One of the more intriguing aspects of HTS is its potential to modulate the immune system in the trauma patient. It is well known that dysfunctional activation of the immune system after traumatic injuries and other shock states can cause subsequent tissue and organ injury.61 Basic science studies have confirmed that HTS has marked effects on the immune system.2 It has been shown to blunt neutrophil activation, modify cytokine production,3 and augment T-cell function.4,5 In animal models, it decreases hemorrhage-induced neutrophil activation and is protective against acute lung injury.6,7 To date, no clinical studies have been conducted that demonstrate a patient-oriented benefit from these immunomodulation properties.
As a resuscitative fluid, HTS is cheap, does not transmit infection, and is unlikely to provoke an anaphylactic reaction. It has a strong safety record based on previous clinical trials and reported use. However, it is worthy to note that the patients at the highest risk of being harmed by HTS (such as those with heart failure, pulmonary edema, and kidney failure) were often excluded from these trials.
The largest randomized controlled trial of HTS and TBI (which included 1331 patients) did not find a statistically significant difference in the rate of adverse events between the treatment groups, although they did describe a not statistically significant trend toward a higher nosocomial infection rate in the HTS groups. Importantly, they observed no increase in progression of intracranial hemorrhage in the hypertonic fluid groups.32
One obvious potential complication of HTS is sequelae from unintended iatrogenic-induced hypernatremia (other than ODS). A retrospective analysis of more than 600 neurointensive care unit patients examined upper threshold values of hypernatremia. Unless serum sodium values exceeded 160 mEq/L, no worse outcomes were detected. This is well beyond the value that would commonly be reached after initial treatment in the ED.62
ODS is arguably the most-feared complication from the administration of HTS. Fortunately, it is rare and generally only associated with chronic hyponatremic patients who undergo overrapid correction. There is little evidence from the current literature to support the fear of ODS from treating patients with TBI or hemorrhagic shock with HTS. However, since ODS is a devastating condition, caution should still be exercised when using HTS in a patient who may have chronic hyponatremia (such as an alcoholic patient or a patient with congestive heart failure).

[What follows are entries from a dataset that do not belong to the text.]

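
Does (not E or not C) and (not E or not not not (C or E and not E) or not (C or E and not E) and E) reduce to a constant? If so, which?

no

(not E or not C) and (not E or not not not (C or E and not E) or not (C or E and not E) and E)
= (not E or not C) and (not E or not (C or E and not E) or not (C or E and not E) and E)   — double negation
= (not E or not C) and (not E or not (C or E and not E))   — absorption
= (not E or not C) and (not E or not C)   — complement / identity
= not E or not C   — idempotence
This depends on C, E, so it is not a constant.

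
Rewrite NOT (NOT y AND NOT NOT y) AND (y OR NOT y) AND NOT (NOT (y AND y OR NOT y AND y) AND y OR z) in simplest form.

NOT (NOT y AND NOT NOT y) AND (y OR NOT y) AND NOT (NOT (y AND y OR NOT y AND y) AND y OR z)
= (y OR NOT y) AND (y OR NOT y) AND NOT (NOT (y AND y OR NOT y AND y) AND y OR z)   [De Morgan]
= (y OR NOT y) AND NOT (NOT (y AND y OR NOT y AND y) AND y OR z)   [idempotence]
= (y OR NOT y) AND NOT (NOT y AND y OR z)   [distribution]
= (y OR NOT y) AND NOT z   [complement / identity]
= NOT z   [complement / identity]

NOT z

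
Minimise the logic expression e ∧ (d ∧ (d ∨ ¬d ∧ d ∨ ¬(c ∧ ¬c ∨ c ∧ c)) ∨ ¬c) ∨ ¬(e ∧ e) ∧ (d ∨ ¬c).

e ∧ (d ∧ (d ∨ ¬d ∧ d ∨ ¬(c ∧ ¬c ∨ c ∧ c)) ∨ ¬c) ∨ ¬(e ∧ e) ∧ (d ∨ ¬c)
= e ∧ (d ∧ (d ∨ ¬d ∧ d ∨ ¬c) ∨ ¬c) ∨ ¬(e ∧ e) ∧ (d ∨ ¬c)   — distribution
= e ∧ (d ∧ (d ∨ ¬c) ∨ ¬c) ∨ ¬(e ∧ e) ∧ (d ∨ ¬c)   — complement / identity
= e ∧ (d ∨ ¬c) ∨ ¬(e ∧ e) ∧ (d ∨ ¬c)   — absorption
= e ∧ (d ∨ ¬c) ∨ ¬e ∧ (d ∨ ¬c)   — idempotence
= d ∨ ¬c   — distribution

d ∨ ¬c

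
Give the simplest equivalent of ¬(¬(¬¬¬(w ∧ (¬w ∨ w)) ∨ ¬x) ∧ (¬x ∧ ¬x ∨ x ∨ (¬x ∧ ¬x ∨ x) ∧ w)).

¬w ∨ ¬x

¬(¬(¬¬¬(w ∧ (¬w ∨ w)) ∨ ¬x) ∧ (¬x ∧ ¬x ∨ x ∨ (¬x ∧ ¬x ∨ x) ∧ w))
= ¬(¬(¬¬¬w ∨ ¬x) ∧ (¬x ∧ ¬x ∨ x ∨ (¬x ∧ ¬x ∨ x) ∧ w))   [complement / identity]
= ¬(¬(¬w ∨ ¬x) ∧ (¬x ∧ ¬x ∨ x ∨ (¬x ∧ ¬x ∨ x) ∧ w))   [double negation]
= ¬(¬(¬w ∨ ¬x) ∧ (¬x ∧ ¬x ∨ x))   [absorption]
= ¬(¬(¬w ∨ ¬x) ∧ (¬x ∨ x))   [idempotence]
= ¬¬(¬w ∨ ¬x)   [complement / identity]
= ¬w ∨ ¬x   [double negation]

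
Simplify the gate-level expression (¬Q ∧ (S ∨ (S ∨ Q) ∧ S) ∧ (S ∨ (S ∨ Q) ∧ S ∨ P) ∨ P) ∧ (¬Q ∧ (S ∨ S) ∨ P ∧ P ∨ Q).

(¬Q ∧ (S ∨ (S ∨ Q) ∧ S) ∧ (S ∨ (S ∨ Q) ∧ S ∨ P) ∨ P) ∧ (¬Q ∧ (S ∨ S) ∨ P ∧ P ∨ Q)
= (¬Q ∧ (S ∨ (S ∨ Q) ∧ S) ∨ P) ∧ (¬Q ∧ (S ∨ S) ∨ P ∧ P ∨ Q)   (absorption)
= (¬Q ∧ (S ∨ S) ∨ P) ∧ (¬Q ∧ (S ∨ S) ∨ P ∧ P ∨ Q)   (absorption)
= (¬Q ∧ (S ∨ S) ∨ P) ∧ (¬Q ∧ (S ∨ S) ∨ P ∨ Q)   (idempotence)
= ¬Q ∧ (S ∨ S) ∨ P   (absorption)
= ¬Q ∧ S ∨ P   (idempotence)

¬Q ∧ S ∨ P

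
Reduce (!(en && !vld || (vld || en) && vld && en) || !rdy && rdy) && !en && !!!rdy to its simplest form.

(!(en && !vld || (vld || en) && vld && en) || !rdy && rdy) && !en && !!!rdy
= (!(en && !vld || vld && en) || !rdy && rdy) && !en && !!!rdy
= !(en && !vld || vld && en) && !en && !!!rdy
= !en && !en && !!!rdy
= !en && !!!rdy
= !en && !rdy

!en && !rdy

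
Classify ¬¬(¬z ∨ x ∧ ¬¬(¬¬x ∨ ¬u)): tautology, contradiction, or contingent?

contingent

¬¬(¬z ∨ x ∧ ¬¬(¬¬x ∨ ¬u))
= ¬z ∨ x ∧ ¬¬(¬¬x ∨ ¬u)   (double negation)
= ¬z ∨ x ∧ (¬¬x ∨ ¬u)   (double negation)
= ¬z ∨ x ∧ (x ∨ ¬u)   (double negation)
= ¬z ∨ x   (absorption)
This depends on x, z, so it is not a constant.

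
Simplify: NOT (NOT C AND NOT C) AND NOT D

NOT (NOT C AND NOT C) AND NOT D
= (C OR C) AND NOT D   [De Morgan]
= C AND NOT D   [idempotence]

C AND NOT D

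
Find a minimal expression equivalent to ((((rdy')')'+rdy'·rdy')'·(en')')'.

((((rdy')')'+rdy'·rdy')'·(en')')'
= ((rdy'+rdy'·rdy')'·(en')')'   (double negation)
= ((rdy'+rdy')'·(en')')'   (idempotence)
= ((rdy')'·(en')')'   (idempotence)
= rdy'+en'   (De Morgan)

rdy'+en'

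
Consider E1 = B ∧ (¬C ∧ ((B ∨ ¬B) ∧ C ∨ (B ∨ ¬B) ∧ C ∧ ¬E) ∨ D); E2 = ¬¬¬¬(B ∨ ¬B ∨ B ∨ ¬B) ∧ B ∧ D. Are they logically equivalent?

Yes

E1: B ∧ (¬C ∧ ((B ∨ ¬B) ∧ C ∨ (B ∨ ¬B) ∧ C ∧ ¬E) ∨ D)
    = B ∧ (¬C ∧ (B ∨ ¬B) ∧ C ∨ D)
    = B ∧ (¬C ∧ C ∨ D)
    = B ∧ D
E2: ¬¬¬¬(B ∨ ¬B ∨ B ∨ ¬B) ∧ B ∧ D
    = ¬¬¬¬(B ∨ ¬B) ∧ B ∧ D
    = ¬¬(B ∨ ¬B) ∧ B ∧ D
    = (B ∨ ¬B) ∧ B ∧ D
    = B ∧ D
Both reduce to B ∧ D, so they are equivalent.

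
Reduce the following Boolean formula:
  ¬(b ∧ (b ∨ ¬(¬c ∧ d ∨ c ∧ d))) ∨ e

¬(b ∧ (b ∨ ¬(¬c ∧ d ∨ c ∧ d))) ∨ e
= ¬(b ∧ (b ∨ ¬d)) ∨ e   (distribution)
= ¬b ∨ e   (absorption)

¬b ∨ e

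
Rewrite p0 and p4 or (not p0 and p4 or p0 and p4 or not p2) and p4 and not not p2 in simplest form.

p0 and p4 or (not p0 and p4 or p0 and p4 or not p2) and p4 and not not p2
= p0 and p4 or (p4 or not p2) and p4 and not not p2   — distribution
= p0 and p4 or p4 and not not p2   — absorption
= p0 and p4 or p4 and p2   — double negation
= (p0 or p2) and p4   — distribution

(p0 or p2) and p4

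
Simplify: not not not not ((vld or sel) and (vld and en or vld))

not not not not ((vld or sel) and (vld and en or vld))
= not not not not ((vld or sel) and vld)   [absorption]
= not not ((vld or sel) and vld)   [double negation]
= not not vld   [absorption]
= vld   [double negation]

vld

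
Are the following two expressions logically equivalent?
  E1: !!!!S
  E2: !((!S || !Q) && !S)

Yes

E1: !!!!S
    = !!S   — double negation
    = S   — double negation
E2: !((!S || !Q) && !S)
    = !!S   — absorption
    = S   — double negation
Both reduce to S, so they are equivalent.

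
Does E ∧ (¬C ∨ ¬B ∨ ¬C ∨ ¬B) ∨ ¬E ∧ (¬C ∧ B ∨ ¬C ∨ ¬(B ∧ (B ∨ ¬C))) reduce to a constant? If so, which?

no

E ∧ (¬C ∨ ¬B ∨ ¬C ∨ ¬B) ∨ ¬E ∧ (¬C ∧ B ∨ ¬C ∨ ¬(B ∧ (B ∨ ¬C)))
= E ∧ (¬C ∨ ¬B) ∨ ¬E ∧ (¬C ∧ B ∨ ¬C ∨ ¬(B ∧ (B ∨ ¬C)))   [idempotence]
= E ∧ (¬C ∨ ¬B) ∨ ¬E ∧ (¬C ∨ ¬(B ∧ (B ∨ ¬C)))   [absorption]
= E ∧ (¬C ∨ ¬B) ∨ ¬E ∧ (¬C ∨ ¬B)   [absorption]
= ¬C ∨ ¬B   [distribution]
This depends on B, C, so it is not a constant.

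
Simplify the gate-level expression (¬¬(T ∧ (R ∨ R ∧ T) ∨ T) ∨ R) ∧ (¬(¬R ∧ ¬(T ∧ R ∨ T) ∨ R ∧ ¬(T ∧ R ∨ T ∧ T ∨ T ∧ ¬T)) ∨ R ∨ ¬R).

(¬¬(T ∧ (R ∨ R ∧ T) ∨ T) ∨ R) ∧ (¬(¬R ∧ ¬(T ∧ R ∨ T) ∨ R ∧ ¬(T ∧ R ∨ T ∧ T ∨ T ∧ ¬T)) ∨ R ∨ ¬R)
= (¬¬(T ∧ (R ∨ R ∧ T) ∨ T) ∨ R) ∧ (¬(¬R ∧ ¬(T ∧ R ∨ T) ∨ R ∧ ¬(T ∧ R ∨ T)) ∨ R ∨ ¬R)   (distribution)
= (¬¬(T ∧ (R ∨ R ∧ T) ∨ T) ∨ R) ∧ (¬¬(T ∧ R ∨ T) ∨ R ∨ ¬R)   (distribution)
= (¬¬(T ∧ R ∨ T) ∨ R) ∧ (¬¬(T ∧ R ∨ T) ∨ R ∨ ¬R)   (absorption)
= ¬¬(T ∧ R ∨ T) ∨ R   (absorption)
= ¬¬T ∨ R   (absorption)
= T ∨ R   (double negation)

T ∨ R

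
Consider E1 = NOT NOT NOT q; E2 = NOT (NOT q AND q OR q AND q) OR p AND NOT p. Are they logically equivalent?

E1: NOT NOT NOT q
    = NOT q   (double negation)
E2: NOT (NOT q AND q OR q AND q) OR p AND NOT p
    = NOT (NOT q AND q OR q AND q)   (complement / identity)
    = NOT q   (distribution)
Both reduce to NOT q, so they are equivalent.

Yes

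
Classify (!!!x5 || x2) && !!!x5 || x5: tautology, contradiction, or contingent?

(!!!x5 || x2) && !!!x5 || x5
= !!!x5 || x5
= !x5 || x5
= true

tautology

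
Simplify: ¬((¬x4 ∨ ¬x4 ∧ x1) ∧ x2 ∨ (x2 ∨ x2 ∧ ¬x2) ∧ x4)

¬((¬x4 ∨ ¬x4 ∧ x1) ∧ x2 ∨ (x2 ∨ x2 ∧ ¬x2) ∧ x4)
= ¬(¬x4 ∧ x2 ∨ (x2 ∨ x2 ∧ ¬x2) ∧ x4)   (absorption)
= ¬(¬x4 ∧ x2 ∨ x2 ∧ x4)   (complement / identity)
= ¬x2   (distribution)

¬x2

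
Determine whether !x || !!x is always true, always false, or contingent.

always true

!x || !!x
= !x || x   [double negation]
= true   [complement]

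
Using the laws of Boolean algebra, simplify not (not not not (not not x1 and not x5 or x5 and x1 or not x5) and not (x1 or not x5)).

not (not not not (not not x1 and not x5 or x5 and x1 or not x5) and not (x1 or not x5))
= not (not (not not x1 and not x5 or x5 and x1 or not x5) and not (x1 or not x5))   (double negation)
= not (not (x1 and not x5 or x5 and x1 or not x5) and not (x1 or not x5))   (double negation)
= not (not (x1 or not x5) and not (x1 or not x5))   (distribution)
= x1 or not x5 or x1 or not x5   (De Morgan)
= x1 or not x5   (idempotence)

x1 or not x5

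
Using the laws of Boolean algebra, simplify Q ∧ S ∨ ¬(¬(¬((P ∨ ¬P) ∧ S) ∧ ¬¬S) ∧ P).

Q ∧ S ∨ ¬P

Q ∧ S ∨ ¬(¬(¬((P ∨ ¬P) ∧ S) ∧ ¬¬S) ∧ P)
= Q ∧ S ∨ ¬(¬(¬S ∧ ¬¬S) ∧ P)   [complement / identity]
= Q ∧ S ∨ ¬((S ∨ ¬S) ∧ P)   [De Morgan]
= Q ∧ S ∨ ¬P   [complement / identity]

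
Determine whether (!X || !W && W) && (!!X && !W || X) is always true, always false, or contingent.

always false

(!X || !W && W) && (!!X && !W || X)
= !X && (!!X && !W || X)   (complement / identity)
= !X && (X && !W || X)   (double negation)
= !X && X   (absorption)
= false   (complement)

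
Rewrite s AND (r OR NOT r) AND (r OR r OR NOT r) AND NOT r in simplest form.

s AND (r OR NOT r) AND (r OR r OR NOT r) AND NOT r
= s AND (r OR NOT r AND (r OR NOT r)) AND NOT r   (distribution)
= s AND (r OR NOT r) AND NOT r   (complement / identity)
= s AND NOT r   (complement / identity)

s AND NOT r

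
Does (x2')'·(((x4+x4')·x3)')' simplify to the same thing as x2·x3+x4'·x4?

E1: (x2')'·(((x4+x4')·x3)')'
    = (x2')'·(x4+x4')·x3   (double negation)
    = (x2')'·x3   (complement / identity)
    = x2·x3   (double negation)
E2: x2·x3+x4'·x4
    = x2·x3   (complement / identity)
Both reduce to x2·x3, so they are equivalent.

Yes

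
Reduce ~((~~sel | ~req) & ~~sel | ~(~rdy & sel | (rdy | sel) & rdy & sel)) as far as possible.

0

~((~~sel | ~req) & ~~sel | ~(~rdy & sel | (rdy | sel) & rdy & sel))
= ~(~~sel | ~(~rdy & sel | (rdy | sel) & rdy & sel))   [absorption]
= ~(~~sel | ~(~rdy & sel | rdy & sel))   [absorption]
= ~(~~sel | ~sel)   [distribution]
= ~sel & sel   [De Morgan]
= 0   [complement]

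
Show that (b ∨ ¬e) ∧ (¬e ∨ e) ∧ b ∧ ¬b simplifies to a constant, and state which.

False

(b ∨ ¬e) ∧ (¬e ∨ e) ∧ b ∧ ¬b
= (b ∨ ¬e) ∧ b ∧ ¬b   [complement / identity]
= b ∧ ¬b   [absorption]
= False   [complement]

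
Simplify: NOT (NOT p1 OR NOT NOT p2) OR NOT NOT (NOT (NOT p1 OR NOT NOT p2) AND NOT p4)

p1 AND NOT p2

NOT (NOT p1 OR NOT NOT p2) OR NOT NOT (NOT (NOT p1 OR NOT NOT p2) AND NOT p4)
= NOT (NOT p1 OR NOT NOT p2) OR NOT (NOT p1 OR NOT NOT p2) AND NOT p4   [double negation]
= NOT (NOT p1 OR NOT NOT p2)   [absorption]
= p1 AND NOT p2   [De Morgan]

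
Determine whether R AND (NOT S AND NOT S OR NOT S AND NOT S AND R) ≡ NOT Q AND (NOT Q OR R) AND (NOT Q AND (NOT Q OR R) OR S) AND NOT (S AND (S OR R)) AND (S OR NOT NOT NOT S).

No

E1: R AND (NOT S AND NOT S OR NOT S AND NOT S AND R)
    = R AND NOT S AND NOT S
    = R AND NOT S
E2: NOT Q AND (NOT Q OR R) AND (NOT Q AND (NOT Q OR R) OR S) AND NOT (S AND (S OR R)) AND (S OR NOT NOT NOT S)
    = NOT Q AND (NOT Q OR R) AND NOT (S AND (S OR R)) AND (S OR NOT NOT NOT S)
    = NOT Q AND (NOT Q OR R) AND NOT (S AND (S OR R)) AND (S OR NOT S)
    = NOT Q AND (NOT Q OR R) AND NOT S AND (S OR NOT S)
    = NOT Q AND NOT S AND (S OR NOT S)
    = NOT Q AND NOT S
These differ: at Q=1, R=1, S=0, E1 = 1 but E2 = 0.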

In head-injured patients whose blood-brain barrier is disrupted, the potential exists for HTS to permeate into the injured tissue, raising water content, increasing ICP, and exacerbating brain damage.11 The majority of studies do not report this finding. These effects are more likely to be secondary to changes in serum osmolality.63 Table 3 summarizes the adverse effects of HTS as well as its benefits.